Sospendere il PAC quando il mercato scende. È l’errore più costoso e più comune. Quando il mercato scende, stai comprando quote a prezzi scontati. Sospendere il PAC nei momenti di ribasso significa perdere esattamente gli acquisti più vantaggiosi dell’intero piano.

Fare PAC su fondi ad alto costo. Come abbiamo visto, il costo dello strumento erode il rendimento in modo composto nel tempo. Un PAC su un fondo bancario al 2% è meglio di niente, ma è molto peggio di un PAC su un ETF allo 0,20%.

Non aumentare mai l’importo. Se inizi con €100 al mese a 25 anni e non lo aumenti mai, a 55 anni stai ancora versando €100 mentre probabilmente potresti versare €500 o €1.000. Il PAC dovrebbe crescere con il tuo reddito.

Prelevare dal PAC dopo pochi mesi. Il PAC funziona sul lungo periodo. Prelevare dopo 6 o 12 mesi significa pagare eventuali costi di vendita, generare un evento fiscale e perdere il vantaggio della capitalizzazione composta. Se hai bisogno di quei soldi a breve, non appartengono al PAC: appartengono al fondo emergenza o al pilastro Sicurezza.

Avere troppi PAC su strumenti diversi. Un PAC su MSCI World, uno su S&P 500, uno su ETF tech e uno su ETF ESG non è diversificazione: è sovrapposizione e complessità inutile. Un PAC su un ETF globale diversificato è più efficiente di quattro PAC su strumenti correlati.



FAQ

Posso fare un PAC con soli €50 al mese? Sì, su alcuni broker come Scalable Capital o Trade Republic puoi partire anche da €1. L’importante è iniziare e creare l’abitudine. €50 al mese a 25 anni valgono molto di più di €500 al mese a 45 anni.

Il PAC va fatto su un solo ETF o su più strumenti? Per semplicità ed efficacia, un singolo ETF globale diversificato come VWCE è sufficiente per la maggior parte degli investitori. Se vuoi aggiungere una componente emergenti o obbligazionaria, due ETF sono il massimo consigliabile per un PAC mensile sotto i €500.

Cosa succede al PAC in caso di crollo del mercato del 40%? Non cambia nulla nel tuo comportamento: il PAC continua automaticamente. Anzi, stai comprando quote a prezzi molto più bassi. Gli investitori che hanno mantenuto il PAC durante il crollo del marzo 2020 hanno beneficiato enormemente del rimbalzo nei mesi successivi.

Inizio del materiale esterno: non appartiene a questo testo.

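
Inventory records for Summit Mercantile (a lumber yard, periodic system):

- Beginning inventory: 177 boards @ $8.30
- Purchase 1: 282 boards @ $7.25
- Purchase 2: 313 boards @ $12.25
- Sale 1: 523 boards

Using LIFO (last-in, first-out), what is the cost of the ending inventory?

Ending inventory = $1,991.10

Sale 1 (523) [LIFO — newest first]: 313 @ $12.25 + 210 @ $7.25 = $5,356.75
Ending inventory: 177 @ $8.30 + 72 @ $7.25 = $1,991.10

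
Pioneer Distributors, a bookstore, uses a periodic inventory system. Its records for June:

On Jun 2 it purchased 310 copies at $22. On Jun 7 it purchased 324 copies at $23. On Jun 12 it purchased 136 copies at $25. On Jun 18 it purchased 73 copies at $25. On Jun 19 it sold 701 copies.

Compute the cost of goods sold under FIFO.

COGS = $15,947

Jun 19, 701 sold [FIFO — oldest first]: 310 @ $22 + 324 @ $23 + 67 @ $25 = $15,947
Ending inventory: 69 @ $25 + 73 @ $25 = $3,550
Check: goods available $19,497 = COGS $15,947 + ending $3,550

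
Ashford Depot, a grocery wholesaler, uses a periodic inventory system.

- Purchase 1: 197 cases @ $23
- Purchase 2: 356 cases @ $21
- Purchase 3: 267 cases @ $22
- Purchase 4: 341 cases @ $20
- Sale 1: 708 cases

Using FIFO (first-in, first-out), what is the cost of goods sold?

Sale 1 (708) [FIFO — oldest first]: 197 @ $23 + 356 @ $21 + 155 @ $22 = $15,417
Ending inventory: 112 @ $22 + 341 @ $20 = $9,284

COGS = $15,417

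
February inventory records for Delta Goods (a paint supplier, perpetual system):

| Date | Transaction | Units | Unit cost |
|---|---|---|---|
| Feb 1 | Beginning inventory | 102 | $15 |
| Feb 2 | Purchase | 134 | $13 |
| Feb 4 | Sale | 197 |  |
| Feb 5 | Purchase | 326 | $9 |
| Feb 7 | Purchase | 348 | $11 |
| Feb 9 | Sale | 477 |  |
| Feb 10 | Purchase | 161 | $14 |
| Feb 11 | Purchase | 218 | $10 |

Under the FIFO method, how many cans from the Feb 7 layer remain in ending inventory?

Feb 4, 197 sold [FIFO — oldest first]: 102 @ $15 + 95 @ $13 = $2,765
Feb 9, 477 sold [FIFO — oldest first]: 39 @ $13 + 326 @ $9 + 112 @ $11 = $4,673
Total COGS = $2,765 + $4,673 = $7,438
Ending inventory: 236 @ $11 + 161 @ $14 + 218 @ $10 = $7,030
Check: goods available $14,468 = COGS $7,438 + ending $7,030

236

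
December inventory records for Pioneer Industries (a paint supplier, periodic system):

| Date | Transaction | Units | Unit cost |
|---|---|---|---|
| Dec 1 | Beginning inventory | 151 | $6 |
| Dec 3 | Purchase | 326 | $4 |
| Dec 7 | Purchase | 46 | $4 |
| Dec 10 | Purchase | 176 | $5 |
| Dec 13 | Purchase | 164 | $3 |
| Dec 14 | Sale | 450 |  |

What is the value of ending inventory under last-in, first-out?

Ending inventory = $1,954

Dec 14, 450 sold [LIFO — newest first]: 164 @ $3 + 176 @ $5 + 46 @ $4 + 64 @ $4 = $1,812
Ending inventory: 151 @ $6 + 262 @ $4 = $1,954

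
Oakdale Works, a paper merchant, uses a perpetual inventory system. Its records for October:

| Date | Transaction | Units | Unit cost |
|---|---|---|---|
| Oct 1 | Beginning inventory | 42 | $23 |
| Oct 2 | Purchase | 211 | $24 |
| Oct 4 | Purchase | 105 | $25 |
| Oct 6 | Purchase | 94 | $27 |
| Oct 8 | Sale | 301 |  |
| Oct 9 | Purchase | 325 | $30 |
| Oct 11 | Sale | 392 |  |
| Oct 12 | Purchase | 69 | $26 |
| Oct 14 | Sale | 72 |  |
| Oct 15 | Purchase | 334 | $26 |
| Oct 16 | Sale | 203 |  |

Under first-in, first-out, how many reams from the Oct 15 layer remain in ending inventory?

212

Oct 8, 301 sold [FIFO — oldest first]: 42 @ $23 + 211 @ $24 + 48 @ $25 = $7,230
Oct 11, 392 sold [FIFO — oldest first]: 57 @ $25 + 94 @ $27 + 241 @ $30 = $11,193
Oct 14, 72 sold [FIFO — oldest first]: 72 @ $30 = $2,160
Oct 16, 203 sold [FIFO — oldest first]: 12 @ $30 + 69 @ $26 + 122 @ $26 = $5,326
Total COGS = $7,230 + $11,193 + $2,160 + $5,326 = $25,909
Ending inventory: 212 @ $26 = $5,512
Check: goods available $31,421 = COGS $25,909 + ending $5,512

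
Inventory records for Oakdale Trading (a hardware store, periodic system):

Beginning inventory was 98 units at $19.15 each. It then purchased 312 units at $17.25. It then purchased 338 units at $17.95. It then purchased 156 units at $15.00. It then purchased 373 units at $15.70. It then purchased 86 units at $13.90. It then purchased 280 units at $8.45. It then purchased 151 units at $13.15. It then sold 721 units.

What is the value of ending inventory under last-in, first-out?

Ending inventory = $18,319.10

Sale 1 (721) [LIFO — newest first]: 151 @ $13.15 + 280 @ $8.45 + 86 @ $13.90 + 204 @ $15.70 = $8,749.85
Ending inventory: 98 @ $19.15 + 312 @ $17.25 + 338 @ $17.95 + 156 @ $15.00 + 169 @ $15.70 = $18,319.10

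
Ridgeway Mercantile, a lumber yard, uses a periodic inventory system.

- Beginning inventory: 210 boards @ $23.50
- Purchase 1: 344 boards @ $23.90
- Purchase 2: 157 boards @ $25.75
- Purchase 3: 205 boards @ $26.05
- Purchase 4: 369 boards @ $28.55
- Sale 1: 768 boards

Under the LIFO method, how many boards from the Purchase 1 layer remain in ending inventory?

307

Sale 1 (768) [LIFO — newest first]: 369 @ $28.55 + 205 @ $26.05 + 157 @ $25.75 + 37 @ $23.90 = $20,802.25
Ending inventory: 210 @ $23.50 + 307 @ $23.90 = $12,272.30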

Posso cambiare l’importo del PAC nel tempo? Sì, quasi tutti i broker permettono di modificare l’importo, la frequenza o l’ETF target del PAC in qualsiasi momento. Non hai vincoli: puoi aumentare, ridurre o sospendere temporaneamente senza penali.

Il PAC è adatto anche a chi è vicino alla pensione? Il PAC ha senso in qualsiasi fase della vita se stai ancora accumulando. Chi ha 55 anni e inizia un PAC con orizzonte di 10 anni può comunque costruire un patrimonio significativo. Cambia l’asset allocation (meno azioni, più obbligazioni) ma la logica dell’accumulo periodico resta valida.